Бравурная музыка заполнила просторный зал. От панихидного настроения не осталось и следа. Предчувствие чего-то радостного, грандиозного заставило отступить и рассеяться страху, вызванному выступлением Фромма. Вспыхнул квадрат экрана. Появилось прелестное личико Юв Мэй, грустное, и все же очаровательное. Юв сегодня ведет программу! Как будто ничего не случилось с ее женихом. Все идет как и прежде.

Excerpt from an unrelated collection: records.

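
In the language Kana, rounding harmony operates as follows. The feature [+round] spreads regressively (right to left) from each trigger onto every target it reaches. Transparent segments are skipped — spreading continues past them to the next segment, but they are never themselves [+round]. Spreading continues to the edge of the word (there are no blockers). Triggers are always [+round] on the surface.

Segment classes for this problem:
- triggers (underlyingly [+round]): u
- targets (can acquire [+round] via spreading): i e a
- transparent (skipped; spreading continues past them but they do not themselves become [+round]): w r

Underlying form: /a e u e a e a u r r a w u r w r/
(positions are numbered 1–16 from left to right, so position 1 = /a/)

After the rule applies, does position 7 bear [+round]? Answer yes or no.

yes

From /u/ at 3 leftward: 2 /e/ → [+round]; 1 /a/ → [+round]; word edge.
From /u/ at 8 leftward: 7 /a/ → [+round]; 6 /e/ → [+round]; 5 /a/ → [+round]; 4 /e/ → [+round]; 3 /u/ is itself a trigger — this domain ends here.
From /u/ at 13 leftward: 12 /w/ transparent; 11 /a/ → [+round]; 10 /r/ transparent; 9 /r/ transparent; 8 /u/ is itself a trigger — this domain ends here.
[+round] positions on the surface: 1 2 3 4 5 6 7 8 11 13.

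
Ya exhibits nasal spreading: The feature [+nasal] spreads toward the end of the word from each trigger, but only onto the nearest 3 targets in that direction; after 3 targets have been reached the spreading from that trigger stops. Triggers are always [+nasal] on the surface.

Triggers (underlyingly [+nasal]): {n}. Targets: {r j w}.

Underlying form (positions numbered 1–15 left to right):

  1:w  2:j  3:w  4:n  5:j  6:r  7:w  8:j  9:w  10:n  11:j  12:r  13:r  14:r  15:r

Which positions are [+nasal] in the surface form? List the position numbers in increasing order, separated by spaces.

4 5 6 7 10 11 12 13

From /n/ at 4 rightward: 5 /j/ → [+nasal]; 6 /r/ → [+nasal]; 7 /w/ → [+nasal]; bound reached.
From /n/ at 10 rightward: 11 /j/ → [+nasal]; 12 /r/ → [+nasal]; 13 /r/ → [+nasal]; bound reached.
Targets with no active source: positions 1 2 3 8 9 14 15 stay [-nasal].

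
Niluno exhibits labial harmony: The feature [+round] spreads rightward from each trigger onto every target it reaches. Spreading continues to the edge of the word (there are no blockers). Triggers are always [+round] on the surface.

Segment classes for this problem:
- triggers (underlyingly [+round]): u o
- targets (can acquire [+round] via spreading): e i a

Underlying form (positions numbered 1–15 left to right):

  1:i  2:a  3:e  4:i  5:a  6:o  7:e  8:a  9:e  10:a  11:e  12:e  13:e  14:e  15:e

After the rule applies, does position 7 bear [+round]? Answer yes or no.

From /o/ at 6 rightward: 7 /e/ → [+round]; 8 /a/ → [+round]; 9 /e/ → [+round]; 10 /a/ → [+round]; 11 /e/ → [+round]; 12 /e/ → [+round]; 13 /e/ → [+round]; 14 /e/ → [+round]; 15 /e/ → [+round]; word edge.
Targets with no active source: positions 1 2 3 4 5 stay [-round].
[+round] positions on the surface: 6 7 8 9 10 11 12 13 14 15.

yes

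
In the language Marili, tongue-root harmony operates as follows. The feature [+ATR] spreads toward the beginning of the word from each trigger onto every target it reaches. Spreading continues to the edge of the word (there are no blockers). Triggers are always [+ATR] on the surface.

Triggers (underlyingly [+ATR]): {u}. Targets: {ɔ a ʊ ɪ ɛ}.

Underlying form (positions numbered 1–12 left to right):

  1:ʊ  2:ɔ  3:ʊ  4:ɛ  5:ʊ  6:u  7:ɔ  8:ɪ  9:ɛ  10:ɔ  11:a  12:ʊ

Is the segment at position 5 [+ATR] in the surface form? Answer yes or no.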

— Граждане великого города Атлансдама, — сказала Мэй взволнованным, чуть дрожащим голосом. Было видно, как она волнуется, как добела стиснуты руки — она хотела казаться обычной в своей роли диктора, но это ей не удавалось. — Сейчас перед вами… сейчас выступит… — она отвернулась и посмотрела влево, сказала еще два слова, очень неразборчиво, и исчезла с экрана.

Каждому в отдельности показалось, что она произнесла: «Капитан Браун». Но никто, в том числе и Фромм, не могли поверить в эту несуразность. «Это мне послышалось или Юв Мэй оговорилась: видимо, она сильно любила Брауна; если бредит им даже на работе», — примерно так подумал каждый из сидящих в зале, не решаясь, однако, заговорить об этом с соседом. Только кто-то невидимый в задних рядах, пользуясь тем, что экран закрывало туманом, начал рассуждать об ошибках дикторов, которые иной раз непроизвольно произносят слова логически противоречивые и не замечают этого: должно быть, слишком волнуются, сознавая, что выступают перед миллионами зрителей и слушателей.

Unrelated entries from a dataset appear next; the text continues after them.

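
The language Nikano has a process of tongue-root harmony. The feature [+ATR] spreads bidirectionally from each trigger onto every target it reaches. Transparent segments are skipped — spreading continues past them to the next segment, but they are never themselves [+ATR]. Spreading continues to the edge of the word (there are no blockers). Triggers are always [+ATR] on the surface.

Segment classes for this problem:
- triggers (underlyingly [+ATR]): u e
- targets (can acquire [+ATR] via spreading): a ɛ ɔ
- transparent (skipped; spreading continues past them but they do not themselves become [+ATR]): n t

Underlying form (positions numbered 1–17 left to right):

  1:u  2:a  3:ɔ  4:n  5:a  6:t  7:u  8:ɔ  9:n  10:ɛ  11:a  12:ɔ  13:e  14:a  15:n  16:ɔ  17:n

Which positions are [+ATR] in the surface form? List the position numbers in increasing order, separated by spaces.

From /u/ at 1 rightward: 2 /a/ → [+ATR]; 3 /ɔ/ → [+ATR]; 4 /n/ transparent; 5 /a/ → [+ATR]; 6 /t/ transparent; 7 /u/ is itself a trigger — this domain ends here.
From /u/ at 1 leftward: word edge.
From /u/ at 7 rightward: 8 /ɔ/ → [+ATR]; 9 /n/ transparent; 10 /ɛ/ → [+ATR]; 11 /a/ → [+ATR]; 12 /ɔ/ → [+ATR]; 13 /e/ is itself a trigger — this domain ends here.
From /u/ at 7 leftward: 6 /t/ transparent; 5 /a/ → [+ATR]; 4 /n/ transparent; 3 /ɔ/ → [+ATR]; 2 /a/ → [+ATR]; 1 /u/ is itself a trigger — this domain ends here.
From /e/ at 13 rightward: 14 /a/ → [+ATR]; 15 /n/ transparent; 16 /ɔ/ → [+ATR]; 17 /n/ transparent; word edge.
From /e/ at 13 leftward: 12 /ɔ/ → [+ATR]; 11 /a/ → [+ATR]; 10 /ɛ/ → [+ATR]; 9 /n/ transparent; 8 /ɔ/ → [+ATR]; 7 /u/ is itself a trigger — this domain ends here.

1 2 3 5 7 8 10 11 12 13 14 16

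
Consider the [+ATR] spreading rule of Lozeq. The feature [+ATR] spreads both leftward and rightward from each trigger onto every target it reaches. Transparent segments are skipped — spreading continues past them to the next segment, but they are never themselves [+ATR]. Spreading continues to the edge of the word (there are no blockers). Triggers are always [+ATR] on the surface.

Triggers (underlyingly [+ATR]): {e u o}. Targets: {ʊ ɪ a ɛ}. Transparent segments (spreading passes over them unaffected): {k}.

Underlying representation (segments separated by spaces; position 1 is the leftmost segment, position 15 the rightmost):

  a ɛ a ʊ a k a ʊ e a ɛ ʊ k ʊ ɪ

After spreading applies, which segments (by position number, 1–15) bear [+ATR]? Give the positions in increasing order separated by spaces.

1 2 3 4 5 7 8 9 10 11 12 14 15

From /e/ at 9 rightward: 10 /a/ → [+ATR]; 11 /ɛ/ → [+ATR]; 12 /ʊ/ → [+ATR]; 13 /k/ transparent; 14 /ʊ/ → [+ATR]; 15 /ɪ/ → [+ATR]; word edge.
From /e/ at 9 leftward: 8 /ʊ/ → [+ATR]; 7 /a/ → [+ATR]; 6 /k/ transparent; 5 /a/ → [+ATR]; 4 /ʊ/ → [+ATR]; 3 /a/ → [+ATR]; 2 /ɛ/ → [+ATR]; 1 /a/ → [+ATR]; word edge.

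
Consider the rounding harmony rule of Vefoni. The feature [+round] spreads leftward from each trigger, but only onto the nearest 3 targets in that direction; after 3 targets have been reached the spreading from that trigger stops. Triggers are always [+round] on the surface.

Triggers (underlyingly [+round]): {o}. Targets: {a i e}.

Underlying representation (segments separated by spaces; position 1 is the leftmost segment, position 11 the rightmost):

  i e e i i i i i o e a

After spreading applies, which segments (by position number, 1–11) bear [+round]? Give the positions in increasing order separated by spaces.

6 7 8 9

From /o/ at 9 leftward: 8 /i/ → [+round]; 7 /i/ → [+round]; 6 /i/ → [+round]; bound reached.
Targets with no active source: positions 1 2 3 4 5 10 11 stay [-round].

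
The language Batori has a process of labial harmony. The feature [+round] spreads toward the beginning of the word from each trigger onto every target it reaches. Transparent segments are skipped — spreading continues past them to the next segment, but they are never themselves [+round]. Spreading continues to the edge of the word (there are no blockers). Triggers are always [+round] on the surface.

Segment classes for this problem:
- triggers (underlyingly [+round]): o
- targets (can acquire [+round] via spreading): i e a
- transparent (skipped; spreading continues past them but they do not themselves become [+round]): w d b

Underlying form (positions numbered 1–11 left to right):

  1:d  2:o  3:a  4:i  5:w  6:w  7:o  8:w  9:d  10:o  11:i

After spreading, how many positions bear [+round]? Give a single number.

5

From /o/ at 2 leftward: 1 /d/ transparent; word edge.
From /o/ at 7 leftward: 6 /w/ transparent; 5 /w/ transparent; 4 /i/ → [+round]; 3 /a/ → [+round]; 2 /o/ is itself a trigger — this domain ends here.
From /o/ at 10 leftward: 9 /d/ transparent; 8 /w/ transparent; 7 /o/ is itself a trigger — this domain ends here.
Target with no active source: position 11 stays [-round].
[+round] positions on the surface: 2 3 4 7 10.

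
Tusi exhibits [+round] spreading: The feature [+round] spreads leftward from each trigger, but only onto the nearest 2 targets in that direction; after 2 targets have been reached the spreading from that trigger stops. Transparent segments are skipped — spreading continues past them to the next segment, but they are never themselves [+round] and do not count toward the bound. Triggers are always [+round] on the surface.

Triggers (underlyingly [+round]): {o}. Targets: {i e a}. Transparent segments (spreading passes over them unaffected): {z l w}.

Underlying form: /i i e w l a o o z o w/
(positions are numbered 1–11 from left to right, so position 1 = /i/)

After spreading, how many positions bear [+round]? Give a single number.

From /o/ at 7 leftward: 6 /a/ → [+round]; 5 /l/ transparent; 4 /w/ transparent; 3 /e/ → [+round]; bound reached.
From /o/ at 8 leftward: 7 /o/ is itself a trigger — this domain ends here.
From /o/ at 10 leftward: 9 /z/ transparent; 8 /o/ is itself a trigger — this domain ends here.
Targets with no active source: positions 1 2 stay [-round].
[+round] positions on the surface: 3 6 7 8 10.

5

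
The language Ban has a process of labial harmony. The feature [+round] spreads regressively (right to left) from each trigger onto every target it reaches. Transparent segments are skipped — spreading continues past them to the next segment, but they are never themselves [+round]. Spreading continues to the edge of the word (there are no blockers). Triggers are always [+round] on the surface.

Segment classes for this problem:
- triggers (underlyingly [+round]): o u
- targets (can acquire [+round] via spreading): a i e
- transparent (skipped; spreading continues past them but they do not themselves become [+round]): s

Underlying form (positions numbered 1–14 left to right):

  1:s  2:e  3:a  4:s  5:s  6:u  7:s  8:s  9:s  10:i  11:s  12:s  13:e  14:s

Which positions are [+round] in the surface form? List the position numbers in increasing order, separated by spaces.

2 3 6

From /u/ at 6 leftward: 5 /s/ transparent; 4 /s/ transparent; 3 /a/ → [+round]; 2 /e/ → [+round]; 1 /s/ transparent; word edge.
Targets with no active source: positions 10 13 stay [-round].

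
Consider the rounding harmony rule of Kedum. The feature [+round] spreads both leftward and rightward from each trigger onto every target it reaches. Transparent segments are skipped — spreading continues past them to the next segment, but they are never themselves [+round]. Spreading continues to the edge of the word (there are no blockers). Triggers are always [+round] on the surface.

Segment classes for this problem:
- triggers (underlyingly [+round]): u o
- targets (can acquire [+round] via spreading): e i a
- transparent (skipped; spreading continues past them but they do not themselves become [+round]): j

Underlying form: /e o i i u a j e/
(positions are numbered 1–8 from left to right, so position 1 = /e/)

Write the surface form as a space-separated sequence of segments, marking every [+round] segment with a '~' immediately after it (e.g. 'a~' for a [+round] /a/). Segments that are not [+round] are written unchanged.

e~ o~ i~ i~ u~ a~ j e~

From /o/ at 2 rightward: 3 /i/ → [+round]; 4 /i/ → [+round]; 5 /u/ is itself a trigger — this domain ends here.
From /o/ at 2 leftward: 1 /e/ → [+round]; word edge.
From /u/ at 5 rightward: 6 /a/ → [+round]; 7 /j/ transparent; 8 /e/ → [+round]; word edge.
From /u/ at 5 leftward: 4 /i/ → [+round]; 3 /i/ → [+round]; 2 /o/ is itself a trigger — this domain ends here.
[+round] positions on the surface: 1 2 3 4 5 6 8.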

Но вот экран просветлел. Из глубины его выдвинулась фигура человека, сидящего в кресле. Корпус его был откинут назад, на спинку кресла, голова опущена на грудь — казалось, человек спал. Когда фигура приблизилась, заполнив экран, стало видно, что человек одет в военную форму офицера.

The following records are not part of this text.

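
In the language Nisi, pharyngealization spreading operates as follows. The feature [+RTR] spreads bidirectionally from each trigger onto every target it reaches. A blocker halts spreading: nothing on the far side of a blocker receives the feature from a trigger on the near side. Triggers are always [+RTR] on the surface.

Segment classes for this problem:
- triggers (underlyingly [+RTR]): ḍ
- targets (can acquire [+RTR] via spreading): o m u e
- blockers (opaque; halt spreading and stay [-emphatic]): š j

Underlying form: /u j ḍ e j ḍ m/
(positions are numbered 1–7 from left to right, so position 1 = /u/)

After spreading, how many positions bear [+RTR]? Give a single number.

From /ḍ/ at 3 rightward: 4 /e/ → [+RTR]; 5 /j/ blocks.
From /ḍ/ at 3 leftward: 2 /j/ blocks.
From /ḍ/ at 6 rightward: 7 /m/ → [+RTR]; word edge.
From /ḍ/ at 6 leftward: 5 /j/ blocks.
Target with no active source: position 1 stays [-emphatic].
[+RTR] positions on the surface: 3 4 6 7.

4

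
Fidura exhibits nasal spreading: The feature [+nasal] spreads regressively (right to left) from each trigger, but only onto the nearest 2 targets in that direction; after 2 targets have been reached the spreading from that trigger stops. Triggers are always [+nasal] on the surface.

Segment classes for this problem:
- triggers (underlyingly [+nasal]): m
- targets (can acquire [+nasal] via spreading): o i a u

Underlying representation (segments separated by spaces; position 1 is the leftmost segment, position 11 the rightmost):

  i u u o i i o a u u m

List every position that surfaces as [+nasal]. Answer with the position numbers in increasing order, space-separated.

From /m/ at 11 leftward: 10 /u/ → [+nasal]; 9 /u/ → [+nasal]; bound reached.
Targets with no active source: positions 1 2 3 4 5 6 7 8 stay [-nasal].

9 10 11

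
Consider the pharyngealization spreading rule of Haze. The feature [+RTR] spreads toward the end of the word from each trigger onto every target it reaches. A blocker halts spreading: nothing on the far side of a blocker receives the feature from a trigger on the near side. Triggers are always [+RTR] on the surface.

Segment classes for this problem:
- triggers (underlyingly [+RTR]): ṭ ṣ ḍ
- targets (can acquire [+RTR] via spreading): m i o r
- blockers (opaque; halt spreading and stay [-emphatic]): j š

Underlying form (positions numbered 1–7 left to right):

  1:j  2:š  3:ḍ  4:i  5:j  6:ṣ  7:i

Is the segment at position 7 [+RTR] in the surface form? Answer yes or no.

yes

From /ḍ/ at 3 rightward: 4 /i/ → [+RTR]; 5 /j/ blocks.
From /ṣ/ at 6 rightward: 7 /i/ → [+RTR]; word edge.
[+RTR] positions on the surface: 3 4 6 7.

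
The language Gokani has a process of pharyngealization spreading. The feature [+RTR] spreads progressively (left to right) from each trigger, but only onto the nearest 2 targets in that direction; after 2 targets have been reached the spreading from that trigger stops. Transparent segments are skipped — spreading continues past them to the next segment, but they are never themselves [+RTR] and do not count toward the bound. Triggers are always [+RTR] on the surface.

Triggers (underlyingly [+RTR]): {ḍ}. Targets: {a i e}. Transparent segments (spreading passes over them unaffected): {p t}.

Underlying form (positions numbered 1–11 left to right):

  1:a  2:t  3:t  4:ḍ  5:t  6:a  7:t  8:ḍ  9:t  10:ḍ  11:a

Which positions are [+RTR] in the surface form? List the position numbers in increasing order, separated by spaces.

From /ḍ/ at 4 rightward: 5 /t/ transparent; 6 /a/ → [+RTR]; 7 /t/ transparent; 8 /ḍ/ is itself a trigger — this domain ends here.
From /ḍ/ at 8 rightward: 9 /t/ transparent; 10 /ḍ/ is itself a trigger — this domain ends here.
From /ḍ/ at 10 rightward: 11 /a/ → [+RTR]; word edge.
Target with no active source: position 1 stays [-emphatic].

4 6 8 10 11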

— Военный прокурор, — сказал голос, рассуждавший об ошибках дикторов.

— В чине капитана, — дополнил кто-то.

Человек, сидевший в кресле, медленно поднимал голову. Под козырьком фуражки забелела повязка, туго стягивавшая лоб: Осунувшееся, как у тяжелобольного, лицо, тоненькие усики, острый с горбинкой нос, черные брови над глубоко запавшими глазами.

— Браун! — пронеслись изумленные голоса. Фромм дернулся, хотел встать, но снова опустился в кресло, втянув голову в плечи. Наступила напряженная тишина.

— Да, я капитан Браун, — с трудом двигая губами, тихо, но внятно произнес человек на экране. — Браун, убитый два дня назад…

Люди в зале окаменели. И было от чего. Капитан Браун, который, как всем известно, был убит и похоронен, — этот Браун сидел перед ними и говорил.

Даже Фромм, бесстрашный герой в воздухе и на земле, прославленный военными историками и писателями, был в необыкновенной растерянности, он сидел, бледный, и дрожал, как новобранец перед первым боем.

Епископ и Рабелиус, вероятно, поразились бы меньше, если бы сам папа сказал, что он чтит только дьявола.

Как ни странно, среди сидевших в зале только женщины не растерялись. В жуткой тишине мрачного зала раздался первый тонкий голосок:

— Выходит, он жив! Зачем же панихида?..

Среди молчаливой растерянности прозвучал еще один мужественный голосок:

— Он сильно изменился… Боже мой, как, вероятно, тяжело Юв Мэй.

— Это провокация! — крикнул Гарвин. — Выключить!..

Но старый седенький генерал, считавшийся в штабе человеком недалеким, потому что иногда возражал самому Фромму, остановил полковника рассудительным доводом:

— Мы должны слышать, пусть это и провокация…

Фромм сделал рукой слабый жест, адъютант выбежал из зала.